By Shauli Bar-On
When the Santa Clara County Animal Shelter received Red three months ago, he was a “train wreck,” said Kim Burgess, interim supervisor of the shelter.
Red has several perceived problems that make it less likely for him to be adopted. He is a 8-year-old pit bull and is intimidatingly large.
“Older dogs get overlooked,” Burgess said. “Very rarely do they get chosen. … People just don’t understand the need for the older dogs.”
The 30-year-old shelter, at 12370 Murphy Ave. in San Martin, currently holds some 170 kittens, several dogs, horses, pigs, goats, ducks, roosters and pigeons that were either found on the streets or brought in by their owners.
The shelter works with Animal Control to return lost animals and find homes for strays. Animal Control is a “fantastic partner,” Burgess said. “They are the enforcement side of the house. We’re under the same roof.”
The number of incoming and adopted animals fluctuates daily, Burgess said, and it is always challenging to find a home for the older animals.
“Cute and fuzzy go first,” she said.
To promote the adoption of the older animals, the shelter reduces the adoption fee from the normal $100 to $200 payment, to under $20. The shelter also kicks in food and treats for the first few weeks.
Despite all odds, the shelter found a what Burgess called a “perfect match” for Red, and he will be going home with his new owner in a few days.
“When Red leaves,” Burgess said, “those will be the happiest tears I have cried in a while.”
Even with the difficulty of finding a match for older animals, the Santa Clara County shelter is considered a “no-kill” shelter.
“We do not euthanize for time and space,” Burgess said. The only reason the shelter would put an animal down sleep is if it is suffering or displaying traumatized behavior, she said.
Burgess previously worked as a police officer in Marina alongside her husband but decided to follow her animal-loving passion and work to better the lives of stray and lost animals.
“I have more of a social worker heart,” she said, calling working as an officer “really disheartening because I wasn’t making the impact and changes I thought I could be.”
Several volunteers help foster puppies and kittens that need daily personal attention until they are mature enough to thrive on their own in the shelter.
Gwen Dorcich just completed her first sponsored foster.
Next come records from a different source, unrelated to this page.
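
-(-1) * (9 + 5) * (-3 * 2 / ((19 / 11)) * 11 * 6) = -60984 / 19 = -3209.68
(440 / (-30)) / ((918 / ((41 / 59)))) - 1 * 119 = -9668819 / 81243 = -119.01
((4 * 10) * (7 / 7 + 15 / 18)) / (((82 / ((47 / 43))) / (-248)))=-1282160 / 5289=-242.42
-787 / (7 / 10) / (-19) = 7870 / 133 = 59.17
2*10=20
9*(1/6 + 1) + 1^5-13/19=411/38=10.82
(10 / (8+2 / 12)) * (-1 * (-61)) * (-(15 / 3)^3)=-457500 / 49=-9336.73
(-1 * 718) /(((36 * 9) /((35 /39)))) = -12565 /6318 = -1.99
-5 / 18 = -0.28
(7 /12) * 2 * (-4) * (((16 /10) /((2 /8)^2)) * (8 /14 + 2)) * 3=-4608 /5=-921.60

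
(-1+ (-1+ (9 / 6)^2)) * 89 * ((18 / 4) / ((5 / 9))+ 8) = 14329 / 40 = 358.22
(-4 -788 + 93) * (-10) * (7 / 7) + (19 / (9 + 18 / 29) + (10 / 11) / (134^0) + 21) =21525610 / 3069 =7013.88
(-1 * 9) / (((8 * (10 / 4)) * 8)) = -9 / 160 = -0.06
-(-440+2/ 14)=3079/ 7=439.86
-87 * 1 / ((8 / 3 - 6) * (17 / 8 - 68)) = -1044 / 2635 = -0.40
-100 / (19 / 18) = -94.74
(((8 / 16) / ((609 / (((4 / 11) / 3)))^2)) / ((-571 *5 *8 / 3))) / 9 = -1 / 3459312788085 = -0.00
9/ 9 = 1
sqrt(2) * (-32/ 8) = -5.66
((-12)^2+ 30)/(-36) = -4.83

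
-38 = -38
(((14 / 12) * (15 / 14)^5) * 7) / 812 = 253125 / 17825024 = 0.01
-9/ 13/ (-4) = 9/ 52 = 0.17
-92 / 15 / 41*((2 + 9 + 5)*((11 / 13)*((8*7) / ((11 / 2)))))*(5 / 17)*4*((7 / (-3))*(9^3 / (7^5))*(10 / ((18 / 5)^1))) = 21196800 / 3107923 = 6.82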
Three kittens, Harry, Grayson, and Tootsi, were with her for seven weeks before they were ready to be returned to the shelter.
After having recently returned the kittens, she was eager to visit them again.
“The volunteers are so dedicated and compassionate,” volunteer Nancy Witthaus said. “That’s always what impresses me.”
Witthaus brings her two grandchildren Payton, 13, and Cassidy, 11, to the shelter every Wednesday to help pet the animals and make them feel loved.
“It might not feel like you’re helping,” Cassidy said, “but you are helping. It’s mutual.”
Nancy Witthaus said her grandchildren were the ones who persuaded her to take them to the shelter because of their love for the animals.
“Yes, they are shelter animals,” Witthaus said, “but their lives are so greatly enriched by the volunteers.”
The shelter’s next challenge is finding a home for Bobby, a black and white cat that has been with the shelter for six months.
Bobby, whose owner abandoned her, is estimated to be 15 to 18 years old,” Burgess said.
In many other shelters, Burgess said, Bobby would have been euthanized.
Several weeks ago, the shelter sent a cat diagnosed with irreversible kidney failure to hospice care rather than putting her to sleep.
“We want to make sure she thrives for the remaining years the universe gives her,” Burgess said.